01 kwietnia 2019 13:40
sienka, no to odpada w takim razie. Tymek tez okropnie ulewal i obawiam się powtórki z rozrywki :/ a wiec i noszenia wszystkiego wszędzie x3
Lotnaa   I'm lovin it! :)
01 kwietnia 2019 14:45
Dziewczyny, ja wiem, że jestem prosty człowiek z prowincji i nie rozumiem wielkomiejskich trendów. Ale czy torba na pieluchy za niemal 800zl to tak na serio?  🤔  Za tyle to mam spacerówkę upatrzoną  😲
ash   Sukces jest koloru blond....
01 kwietnia 2019 14:51
Lotnaa, a jaka kosztuje 800 zł?
Lotnaa   I'm lovin it! :)
01 kwietnia 2019 15:11
Ta z linka powyżej.
Gienia-Pigwa   Vice-Ambasador KAV w Dojczlandii, dawniej pigwa :P
01 kwietnia 2019 15:30
To samo pomyslałam  😎 miałam torbę do wózka, z Teutonia. Była ok, ale jakos tak nie przywiązywałam wagi do tematu 😉 naczęściej brałam rzeczy w zwykła torbę szmaciana co sama uszyłam 😉
Lotnaa ja mam torbę od wózka i gdyby nie forum, nie wpadłabym na to, że w ogóle inni mają jakieś wypasione torby 😁
Ja też mało z krzesła nie spadlam jak zobaczyłam cenę 🤔 dla mnie 200 zł za torbę do wózka to max.

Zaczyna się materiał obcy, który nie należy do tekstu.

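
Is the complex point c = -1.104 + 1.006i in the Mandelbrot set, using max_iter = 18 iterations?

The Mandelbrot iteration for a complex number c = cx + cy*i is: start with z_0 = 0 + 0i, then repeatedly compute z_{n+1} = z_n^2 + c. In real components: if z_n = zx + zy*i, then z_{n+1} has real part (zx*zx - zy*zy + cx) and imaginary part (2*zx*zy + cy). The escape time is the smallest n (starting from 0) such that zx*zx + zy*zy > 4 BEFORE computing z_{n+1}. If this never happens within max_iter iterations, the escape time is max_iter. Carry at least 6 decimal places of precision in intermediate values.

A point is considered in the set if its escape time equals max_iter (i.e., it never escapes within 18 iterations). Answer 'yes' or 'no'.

Answer: no

Derivation:
z_0 = 0 + 0i, c = -1.1040 + 1.0060i
Iter 1: z = -1.1040 + 1.0060i, |z|^2 = 2.2309
Iter 2: z = -0.8972 + -1.2152i, |z|^2 = 2.2818
Iter 3: z = -1.7758 + 3.1867i, |z|^2 = 13.3085
Escaped at iteration 3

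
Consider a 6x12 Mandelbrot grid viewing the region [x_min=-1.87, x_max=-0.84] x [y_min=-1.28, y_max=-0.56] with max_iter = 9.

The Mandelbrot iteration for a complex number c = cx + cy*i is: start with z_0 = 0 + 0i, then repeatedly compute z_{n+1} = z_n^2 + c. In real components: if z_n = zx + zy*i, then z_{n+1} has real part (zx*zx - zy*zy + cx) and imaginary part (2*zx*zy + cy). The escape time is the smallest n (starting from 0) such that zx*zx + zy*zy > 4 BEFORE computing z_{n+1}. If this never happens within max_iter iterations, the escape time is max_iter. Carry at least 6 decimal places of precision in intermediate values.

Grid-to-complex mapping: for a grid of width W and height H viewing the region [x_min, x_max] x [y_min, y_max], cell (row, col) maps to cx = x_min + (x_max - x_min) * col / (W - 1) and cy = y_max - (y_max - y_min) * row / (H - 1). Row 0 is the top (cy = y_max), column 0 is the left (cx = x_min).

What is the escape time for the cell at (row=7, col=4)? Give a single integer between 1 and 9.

Answer: 3

Derivation:
z_0 = 0 + 0i, c = -1.0460 + -1.0182i
Iter 1: z = -1.0460 + -1.0182i, |z|^2 = 2.1308
Iter 2: z = -0.9886 + 1.1119i, |z|^2 = 2.2135
Iter 3: z = -1.3049 + -3.2165i, |z|^2 = 12.0487
Escaped at iteration 3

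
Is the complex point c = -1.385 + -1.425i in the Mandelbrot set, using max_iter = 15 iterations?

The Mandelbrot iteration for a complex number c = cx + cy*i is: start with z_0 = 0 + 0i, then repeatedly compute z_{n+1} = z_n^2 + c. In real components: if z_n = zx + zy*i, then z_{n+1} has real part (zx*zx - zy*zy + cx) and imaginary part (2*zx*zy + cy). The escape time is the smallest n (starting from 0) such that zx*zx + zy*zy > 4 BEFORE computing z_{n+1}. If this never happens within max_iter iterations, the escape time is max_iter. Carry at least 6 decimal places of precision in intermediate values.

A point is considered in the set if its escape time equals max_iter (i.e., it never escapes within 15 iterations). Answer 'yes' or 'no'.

Answer: no

Derivation:
z_0 = 0 + 0i, c = -1.3850 + -1.4250i
Iter 1: z = -1.3850 + -1.4250i, |z|^2 = 3.9489
Iter 2: z = -1.4974 + 2.5223i, |z|^2 = 8.6040
Escaped at iteration 2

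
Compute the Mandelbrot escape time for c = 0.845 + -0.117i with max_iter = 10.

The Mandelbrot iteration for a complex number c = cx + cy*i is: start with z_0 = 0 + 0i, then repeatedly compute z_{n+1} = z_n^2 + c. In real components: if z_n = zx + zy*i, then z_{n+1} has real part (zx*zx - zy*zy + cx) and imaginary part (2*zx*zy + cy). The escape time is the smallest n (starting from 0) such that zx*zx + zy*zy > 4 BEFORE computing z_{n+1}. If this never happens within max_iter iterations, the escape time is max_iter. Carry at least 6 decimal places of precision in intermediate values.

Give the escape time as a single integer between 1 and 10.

Answer: 3

Derivation:
z_0 = 0 + 0i, c = 0.8450 + -0.1170i
Iter 1: z = 0.8450 + -0.1170i, |z|^2 = 0.7277
Iter 2: z = 1.5453 + -0.3147i, |z|^2 = 2.4871
Iter 3: z = 3.1340 + -1.0897i, |z|^2 = 11.0095
Escaped at iteration 3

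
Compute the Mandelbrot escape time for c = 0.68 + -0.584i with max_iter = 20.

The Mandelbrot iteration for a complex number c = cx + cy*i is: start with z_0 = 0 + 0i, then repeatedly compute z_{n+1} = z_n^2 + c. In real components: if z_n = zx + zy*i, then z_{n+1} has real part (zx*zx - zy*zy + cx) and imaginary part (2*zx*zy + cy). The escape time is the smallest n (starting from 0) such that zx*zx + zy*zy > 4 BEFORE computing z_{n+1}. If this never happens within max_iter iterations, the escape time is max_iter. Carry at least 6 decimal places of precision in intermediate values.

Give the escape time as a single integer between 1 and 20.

z_0 = 0 + 0i, c = 0.6800 + -0.5840i
Iter 1: z = 0.6800 + -0.5840i, |z|^2 = 0.8035
Iter 2: z = 0.8013 + -1.3782i, |z|^2 = 2.5417
Iter 3: z = -0.5774 + -2.7929i, |z|^2 = 8.1336
Escaped at iteration 3

Answer: 3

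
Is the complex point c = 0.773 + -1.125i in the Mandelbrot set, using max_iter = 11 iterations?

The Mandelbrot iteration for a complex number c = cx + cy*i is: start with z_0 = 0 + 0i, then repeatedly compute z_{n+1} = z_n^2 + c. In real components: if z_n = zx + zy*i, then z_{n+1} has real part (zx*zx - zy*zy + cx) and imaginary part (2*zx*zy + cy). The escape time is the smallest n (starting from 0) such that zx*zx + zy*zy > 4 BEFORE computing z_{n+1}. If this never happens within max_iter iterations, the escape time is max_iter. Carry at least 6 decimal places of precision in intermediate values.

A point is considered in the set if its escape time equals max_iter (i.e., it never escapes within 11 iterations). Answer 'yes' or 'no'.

z_0 = 0 + 0i, c = 0.7730 + -1.1250i
Iter 1: z = 0.7730 + -1.1250i, |z|^2 = 1.8632
Iter 2: z = 0.1049 + -2.8643i, |z|^2 = 8.2149
Escaped at iteration 2

Answer: no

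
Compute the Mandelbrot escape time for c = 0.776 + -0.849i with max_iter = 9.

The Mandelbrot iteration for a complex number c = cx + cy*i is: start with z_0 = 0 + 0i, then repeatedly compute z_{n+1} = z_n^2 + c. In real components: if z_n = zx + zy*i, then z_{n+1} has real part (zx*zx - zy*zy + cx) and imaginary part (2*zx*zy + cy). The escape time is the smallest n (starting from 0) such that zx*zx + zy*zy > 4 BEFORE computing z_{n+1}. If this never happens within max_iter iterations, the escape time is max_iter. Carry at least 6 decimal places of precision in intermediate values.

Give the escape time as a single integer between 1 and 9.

z_0 = 0 + 0i, c = 0.7760 + -0.8490i
Iter 1: z = 0.7760 + -0.8490i, |z|^2 = 1.3230
Iter 2: z = 0.6574 + -2.1666i, |z|^2 = 5.1265
Escaped at iteration 2

Answer: 2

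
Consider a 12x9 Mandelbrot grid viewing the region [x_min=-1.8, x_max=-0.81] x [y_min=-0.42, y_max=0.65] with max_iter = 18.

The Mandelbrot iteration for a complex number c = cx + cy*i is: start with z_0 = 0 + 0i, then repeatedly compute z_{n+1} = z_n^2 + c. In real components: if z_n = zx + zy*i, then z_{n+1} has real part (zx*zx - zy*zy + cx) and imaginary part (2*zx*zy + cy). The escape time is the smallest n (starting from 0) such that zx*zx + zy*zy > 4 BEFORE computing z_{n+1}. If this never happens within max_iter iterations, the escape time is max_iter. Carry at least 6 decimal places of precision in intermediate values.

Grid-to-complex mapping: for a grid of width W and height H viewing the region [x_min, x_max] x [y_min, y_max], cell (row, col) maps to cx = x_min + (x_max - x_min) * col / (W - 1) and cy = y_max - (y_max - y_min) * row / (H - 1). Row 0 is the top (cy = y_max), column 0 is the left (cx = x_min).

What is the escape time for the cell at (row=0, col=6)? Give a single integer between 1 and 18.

Answer: 3

Derivation:
z_0 = 0 + 0i, c = -1.2600 + 0.6500i
Iter 1: z = -1.2600 + 0.6500i, |z|^2 = 2.0101
Iter 2: z = -0.0949 + -0.9880i, |z|^2 = 0.9852
Iter 3: z = -2.2271 + 0.8375i, |z|^2 = 5.6616
Escaped at iteration 3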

ash   Sukces jest koloru blond....
01 kwietnia 2019 16:15
Gdyby nie link to bym nie wiedziała ani o istnieniu tej firmy ani o tym ze są torby w takiej cenie.
Dla mnie torba do wózka ma być tez moją torebką, bo zazwyczaj nie nosiłam swojej torebki mając torbę dla dziecka, wiec tak- ma być ładna, może być droższa jeśli będzie funkcjonalna ale 400 zł to max.
ja dostałam od siostry torbę Carters i jestem super  zadowolna, po czasach pieluch służyła mi za torbę wyjazdowo dla Igi. Jest pojemna, ma duzo kieszonek tyle że większość na zewnątrz ale dla mnie na plus bo szybko i sprawnie można po coś siegnac, w środku też saszetka plastikowa na jakiś mokry ciuch. Cykne fotkę jak chcesz.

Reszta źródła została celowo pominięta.